Kemudian saya meninjau di biara para frater CSE di Cipanas. Keheningan dan suasana pertapaan sungguh menarik hati saya. Setelah itu saya meninjau di biara para suster Putri Karmel di Malang. Seorang umat yang sering ikut retret di Ngadireso mengatakan kepada saya, “Di biara ini hanya makan sayuran, tidak makan daging, liburnya setelah tujuh tahun dan sebelum tujuh tahun tidak boleh pulang. Bagaimana nanti kalau kangen rumah? Kira-kira tahan tidak?” Mula-mula saya kaget juga. Kemudian saya menjawab, “Jika Tuhan benar-benar memanggil saya, maka Dia akan memberikan rahmat-Nya supaya saya bisa kuat.”

Sepulang meninjau, saya bilang kepada ibu saya bahwa saya sudah pasti akan masuk biara. Tetapi, saya tidak berani bilang kepada ayah saya. Saya minta ibu saya yang menjelaskannya kepada ayah supaya saya bisa mendapatkan restunya. Namun, ayah tetap keberatan. Tekad saya sudah bulat untuk bergabung dengan para suster Putri Karmel. Kemudian saya pergi ke biara saat ayah belum pulang kerja. Saya hanya minta dipamitkan kepada ayah karena beliau tidak mengizinkan saya masuk biara.

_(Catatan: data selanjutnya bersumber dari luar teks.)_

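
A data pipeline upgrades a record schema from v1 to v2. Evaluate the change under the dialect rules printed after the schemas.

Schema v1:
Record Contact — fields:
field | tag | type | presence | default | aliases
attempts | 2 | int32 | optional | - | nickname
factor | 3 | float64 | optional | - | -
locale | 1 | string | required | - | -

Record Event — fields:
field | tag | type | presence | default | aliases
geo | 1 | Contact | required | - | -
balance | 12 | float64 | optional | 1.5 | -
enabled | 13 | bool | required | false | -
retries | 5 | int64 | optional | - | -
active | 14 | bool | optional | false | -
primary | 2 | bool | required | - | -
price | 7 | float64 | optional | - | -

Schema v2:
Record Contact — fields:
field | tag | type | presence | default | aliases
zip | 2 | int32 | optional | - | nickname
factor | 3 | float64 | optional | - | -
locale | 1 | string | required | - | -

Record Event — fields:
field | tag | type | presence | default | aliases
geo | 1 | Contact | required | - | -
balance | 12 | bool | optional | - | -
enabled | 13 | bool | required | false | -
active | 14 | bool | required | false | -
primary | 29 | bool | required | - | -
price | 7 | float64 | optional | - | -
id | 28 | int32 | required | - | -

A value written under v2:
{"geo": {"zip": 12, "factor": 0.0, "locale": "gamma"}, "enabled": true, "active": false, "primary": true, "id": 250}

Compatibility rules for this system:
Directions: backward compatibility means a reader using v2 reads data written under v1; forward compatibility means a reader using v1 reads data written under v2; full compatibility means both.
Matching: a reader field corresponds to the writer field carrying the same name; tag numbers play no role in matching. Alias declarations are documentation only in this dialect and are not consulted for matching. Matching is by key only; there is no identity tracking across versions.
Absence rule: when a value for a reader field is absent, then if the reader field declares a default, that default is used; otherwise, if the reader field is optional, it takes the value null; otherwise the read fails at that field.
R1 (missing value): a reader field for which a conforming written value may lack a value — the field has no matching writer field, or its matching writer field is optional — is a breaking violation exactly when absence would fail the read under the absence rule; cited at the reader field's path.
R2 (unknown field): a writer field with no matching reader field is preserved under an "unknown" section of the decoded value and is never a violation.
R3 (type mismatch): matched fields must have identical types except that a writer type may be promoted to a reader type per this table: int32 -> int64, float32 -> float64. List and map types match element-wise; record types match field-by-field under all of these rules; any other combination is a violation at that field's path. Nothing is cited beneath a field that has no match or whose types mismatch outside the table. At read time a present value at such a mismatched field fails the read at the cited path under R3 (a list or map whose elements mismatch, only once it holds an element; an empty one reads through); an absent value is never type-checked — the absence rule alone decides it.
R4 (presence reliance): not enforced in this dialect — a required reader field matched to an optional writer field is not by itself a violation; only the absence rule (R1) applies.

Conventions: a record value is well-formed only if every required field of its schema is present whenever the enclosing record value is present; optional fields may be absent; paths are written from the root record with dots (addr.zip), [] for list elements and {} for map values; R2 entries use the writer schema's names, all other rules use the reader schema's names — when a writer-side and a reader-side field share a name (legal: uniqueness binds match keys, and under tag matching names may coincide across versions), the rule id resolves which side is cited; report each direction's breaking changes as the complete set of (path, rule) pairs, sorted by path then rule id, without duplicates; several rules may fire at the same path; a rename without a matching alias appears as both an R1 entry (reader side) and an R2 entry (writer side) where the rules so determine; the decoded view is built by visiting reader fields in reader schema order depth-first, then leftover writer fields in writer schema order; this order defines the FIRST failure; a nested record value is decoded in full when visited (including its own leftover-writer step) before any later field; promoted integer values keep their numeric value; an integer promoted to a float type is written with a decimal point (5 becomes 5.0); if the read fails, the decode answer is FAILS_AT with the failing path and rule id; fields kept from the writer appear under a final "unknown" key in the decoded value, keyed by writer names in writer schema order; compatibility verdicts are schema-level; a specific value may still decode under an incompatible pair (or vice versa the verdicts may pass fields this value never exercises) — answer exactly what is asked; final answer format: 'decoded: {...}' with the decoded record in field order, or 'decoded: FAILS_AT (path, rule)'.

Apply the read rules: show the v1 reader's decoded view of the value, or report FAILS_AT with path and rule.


decoded: {"geo": {"attempts": null, "factor": 0.0, "locale": "gamma", "unknown": {"zip": 12}}, "balance": 1.5, "enabled": true, "retries": null, "active": false, "primary": true, "price": null, "unknown": {"id": 250}}

the writer's type comes first in each Event pair
decoding the Event value with the v1 reader:
  geo.attempts := null (absent, optional -> null)
  geo.factor := 0.0
  geo.locale := "gamma"
  writer geo.zip: kept under "unknown"
  balance := 1.5 (absent -> default)
  enabled := true
  retries := null (absent, optional -> null)
  active := false
  primary := true
  price := null (absent, optional -> null)
  writer id: kept under "unknown"
  => decoded: {"geo": {"attempts": null, "factor": 0.0, "locale": "gamma", "unknown": {"zip": 12}}, "balance": 1.5, "enabled": true, "retries": null, "active": false, "primary": true, "price": null, "unknown": {"id": 250}}
diffs on Event not affecting the asked answer:
  field primary in record Event: tag 2 changed to 29 -> triggers nothing under the printed rules; the Event answer is the same either way
  field active in record Event: optional changed to required -> triggers nothing under the printed rules; the Event answer is the same either way
  field balance in record Event: type float64 changed to bool (its default is dropped) -> matters for Event compatibility verdicts, not for this value's decode
  removed field retries from record Event -> triggers nothing under the printed rules; the Event answer is the same either way


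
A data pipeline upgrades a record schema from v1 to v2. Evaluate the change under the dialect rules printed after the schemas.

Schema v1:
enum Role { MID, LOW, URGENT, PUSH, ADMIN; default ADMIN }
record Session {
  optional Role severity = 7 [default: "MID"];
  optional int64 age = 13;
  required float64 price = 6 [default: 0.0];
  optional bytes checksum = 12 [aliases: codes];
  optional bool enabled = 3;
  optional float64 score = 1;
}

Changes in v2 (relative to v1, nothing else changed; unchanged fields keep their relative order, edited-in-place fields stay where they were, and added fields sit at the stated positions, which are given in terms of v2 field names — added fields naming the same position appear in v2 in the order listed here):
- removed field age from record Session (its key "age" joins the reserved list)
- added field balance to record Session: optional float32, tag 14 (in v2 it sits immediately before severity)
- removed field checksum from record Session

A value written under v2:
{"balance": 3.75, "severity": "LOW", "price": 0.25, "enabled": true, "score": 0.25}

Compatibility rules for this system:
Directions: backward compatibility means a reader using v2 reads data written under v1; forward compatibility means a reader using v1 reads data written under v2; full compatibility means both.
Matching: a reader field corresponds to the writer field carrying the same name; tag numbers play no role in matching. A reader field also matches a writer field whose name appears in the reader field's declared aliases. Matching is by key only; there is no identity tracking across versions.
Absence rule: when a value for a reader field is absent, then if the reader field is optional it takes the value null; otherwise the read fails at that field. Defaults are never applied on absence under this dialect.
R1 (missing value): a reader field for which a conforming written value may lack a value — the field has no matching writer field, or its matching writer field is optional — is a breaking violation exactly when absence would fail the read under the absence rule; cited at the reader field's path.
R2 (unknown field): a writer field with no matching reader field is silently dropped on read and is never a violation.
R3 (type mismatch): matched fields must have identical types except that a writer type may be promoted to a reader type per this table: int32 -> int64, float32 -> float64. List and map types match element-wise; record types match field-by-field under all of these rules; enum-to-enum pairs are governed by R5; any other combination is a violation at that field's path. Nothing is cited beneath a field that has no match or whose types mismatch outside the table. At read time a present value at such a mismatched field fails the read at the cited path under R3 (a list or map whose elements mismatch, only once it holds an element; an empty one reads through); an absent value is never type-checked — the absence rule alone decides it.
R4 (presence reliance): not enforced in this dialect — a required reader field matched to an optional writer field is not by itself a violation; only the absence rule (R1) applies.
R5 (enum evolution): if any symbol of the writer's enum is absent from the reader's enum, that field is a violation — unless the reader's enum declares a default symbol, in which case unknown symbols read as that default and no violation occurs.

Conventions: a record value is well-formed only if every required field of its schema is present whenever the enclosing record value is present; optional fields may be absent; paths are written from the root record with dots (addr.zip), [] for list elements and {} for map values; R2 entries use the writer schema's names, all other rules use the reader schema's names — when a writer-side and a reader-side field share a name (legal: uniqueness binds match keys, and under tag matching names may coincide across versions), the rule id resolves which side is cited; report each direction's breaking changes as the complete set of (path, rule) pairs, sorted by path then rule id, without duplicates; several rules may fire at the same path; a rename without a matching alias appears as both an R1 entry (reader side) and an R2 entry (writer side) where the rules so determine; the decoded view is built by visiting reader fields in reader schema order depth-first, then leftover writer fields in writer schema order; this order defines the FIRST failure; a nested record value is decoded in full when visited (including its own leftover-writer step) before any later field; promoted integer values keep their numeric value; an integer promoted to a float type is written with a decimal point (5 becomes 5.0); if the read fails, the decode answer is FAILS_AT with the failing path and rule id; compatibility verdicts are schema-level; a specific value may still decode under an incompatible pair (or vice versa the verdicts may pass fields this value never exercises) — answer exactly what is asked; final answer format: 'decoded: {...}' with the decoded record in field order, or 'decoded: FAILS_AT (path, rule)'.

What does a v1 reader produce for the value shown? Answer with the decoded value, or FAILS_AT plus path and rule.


in Session below, arrows point writer -> reader
decoding the Session value with the v1 reader:
  severity := "LOW"
  age := null (missing; optional => null)
  price := 0.25
  checksum := null (missing; optional => null)
  enabled := true
  score := 0.25
  writer balance: no reader field; dropped
  => decoded: {"severity": "LOW", "age": null, "price": 0.25, "checksum": null, "enabled": true, "score": 0.25}
diffs on Session not affecting the asked answer:
  removed field age from record Session (its key "age" joins the reserved list) -> no rule fires on it and the decoded Session view is identical with or without it
  added field balance to record Session: optional float32, tag 14 (in v2 it sits immediately before severity) -> no rule fires on it and the decoded Session view is identical with or without it
  removed field checksum from record Session -> no rule fires on it and the decoded Session view is identical with or without it

decoded: {"severity": "LOW", "age": null, "price": 0.25, "checksum": null, "enabled": true, "score": 0.25}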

Selama berada di biara, ibu, kakak, dan adik saya sempat mengunjungi saya beberapa kali, tetapi ayah sama sekali tidak pernah datang. Beliau datang untuk yang pertama kalinya ke biara saay saya kaul kekal. Puji Tuhan, berkat doa-doa sekian lamanya, akhirnya beliau merelakan saya menikah dengan Yesus untuk selamanya. Walaupun seringkali saya tidak setia kepada-Nya, tetapi Dia selalu setia dan kasih-Nya tak pernah berubah untuk selamanya. Kerahiman-Nya sungguh tak terhingga dan Dia memanggil saya semata-mata hanya karena belas kasih-Nya. Dia memanggil saya untuk menjadi mempelai-Nya, kekasih-Nya, dan untuk mewartakan Injil-Nya serta turut serta dalam karya keselamatan-Nya.

Saya bersyukur kepada Tuhan karena saya dapat mengenal dan mengalami kasih Tuhan Yesus karena jasa begitu banyak orang, baik mereka yang berdoa untuk saya, mereka yang mendidik, melayani, mengasihi, membimbingm dan membentuk saya. Mereka adalah orang tua saya, guru saya, pembina saya, pembimbing saya, para gembala, para religius, para misionaris, dan semua orang yang pernah hadir dalam hidup saya. Alangkah indahnya mereka yang telah membawakan kabar gembira bagi sesamanya. Puji dan syukur saya panjatkan bagi panggilan untuk mewartakan Injil dalam Gereja-Nya.